Why the intensity of this debate, one might wonder? Are accountants in the US really unable to cope with a fund value that fluctuates? If you sense the lobbying power of Wall Street behind the scenes, you’re almost certainly right. Money market funds are a huge provider of liquidity to investment banks via the repo market. Decrease the attractiveness of such funds to investors and Wall Street firms will be forced to look for new sources of finance, undoubtedly at higher rates.

But whatever the outcome of the current battle between US regulators and the lobbyists, history and the public mood are surely moving inexorably against the money market fund business.

The idea that any fixed income investment, even in government bonds, can be risk-free has been exposed as fiction by the financial crisis.
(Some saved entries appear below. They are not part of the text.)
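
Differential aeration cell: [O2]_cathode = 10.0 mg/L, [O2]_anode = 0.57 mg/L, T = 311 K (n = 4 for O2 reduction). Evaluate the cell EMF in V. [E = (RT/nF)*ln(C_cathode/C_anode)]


Apply the Nernst concentration-cell relation: E = (RT/nF)*ln(C_cathode/C_anode)
RT/nF = 8.314*311/(4*96485) = 0.00669963 V
ln(10.0/0.57) = 2.8647
E = 0.00669963 * 2.8647 = 0.01919 V

0.01919 V


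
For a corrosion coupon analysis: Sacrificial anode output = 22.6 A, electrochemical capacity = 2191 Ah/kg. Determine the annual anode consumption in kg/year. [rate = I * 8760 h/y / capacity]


Annual consumption = current * hours per year / capacity
Rate = 22.6 * 8760 / 2191 = 90.4 kg/year

90.4 kg/year


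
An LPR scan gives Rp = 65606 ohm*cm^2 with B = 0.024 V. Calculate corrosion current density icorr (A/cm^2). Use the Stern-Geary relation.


Apply the Stern-Geary relation: icorr = B / Rp
icorr = 0.024 / 65606 = 3.658×10^-7 A/cm^2

3.658×10^-7 A/cm^2


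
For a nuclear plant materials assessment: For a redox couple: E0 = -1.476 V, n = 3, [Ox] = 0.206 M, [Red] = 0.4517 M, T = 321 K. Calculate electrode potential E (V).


Apply the Nernst equation: E = E0 + (RT/nF)*ln([Ox]/[Red])
Step 1: RT/nF = 8.314*321/(3*96485) = 0.00922007 V
Step 2: [Ox]/[Red] = 0.206/0.4517 = 0.456055
Step 3: ln(0.456055) = -0.785142
Step 4: correction = 0.00922007 * -0.785142 = -0.007 V
E = -1.476 + -0.007 = -1.483 V

-1.483 V


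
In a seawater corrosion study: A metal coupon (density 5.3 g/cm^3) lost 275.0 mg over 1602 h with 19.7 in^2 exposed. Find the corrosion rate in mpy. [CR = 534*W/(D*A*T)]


Apply the mpy weight-loss relation: CR = 534 * W / (D * A * T)
Numerator: 534 * 275.0 = 146850.0
Denominator: 5.3 * 19.7 * 1602 = 167264.82
CR = 146850.0 / 167264.82 = 0.878 mpy

0.878 mpy


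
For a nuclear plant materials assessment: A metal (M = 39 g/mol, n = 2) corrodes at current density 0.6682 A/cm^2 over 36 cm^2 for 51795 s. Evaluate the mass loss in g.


Apply Faraday's law: m = i*A*t*M / (n*F)
Total charge passed Q = i*A*t = 0.6682*36*51795 = 1245939.084 C
m = Q*M/(n*F) = 1245939.084*39/(2*96485) = 251.8092 g

251.8092 g


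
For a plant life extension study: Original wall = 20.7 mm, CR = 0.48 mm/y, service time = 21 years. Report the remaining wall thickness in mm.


Remaining wall = original − CR × time
t = 20.7 − 0.48*21 = 20.7 − 10.08 = 10.62 mm

10.62 mm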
A business model that relies on credit ratings to judge risk is also inherently flawed. Money market funds offer poor holdings transparency and currently operate with a confusing system of official NAV and unofficial, market-based “shadow NAV” (reported twice-yearly, with a two-month lag). Above all, the move in official interest rates to near-zero in many markets has put commercial strain on MMF operators as a result of their marketing promise of stable fund values.

By contrast, the future is undoubtedly with short-maturity bond ETFs. These funds make no pretence that they will return exactly the amount invested, meaning that there’s unlikely to be any pressure for the injection of taxpayers’ money when fund values fluctuate. ETFs offer far better levels of disclosure than MMFs, publishing their holdings daily. Buying and selling them on online brokerage platforms is easy. All in all, ETFs offer a much more democratic and fairer reflection of the true costs and benefits of running a portfolio of short-maturity bond investments.

This side of the Atlantic there are rumblings about the mandatory reintroduction of charges on bank current accounts. This step, if taken, would also increase the attractiveness of such “cash-proxy” ETFs as savings products.

European money market ETFs, which typically track overnight interest rate benchmarks, have gained substantial assets in recent years. And now actively-managed bond ETFs, offering the prospect of an outperformance of a cash benchmark, have gained traction on both sides of the Atlantic, PIMCO’s offerings (co-managed with Source in Europe) most prominent among them.

I’ve expressed some scepticism recently about one area of dramatic recent growth in fixed income ETFs, high-yield bonds. But money market ETFs, which offer an increasingly compelling alternative to many existing savings products, are surely set to boom in coming years.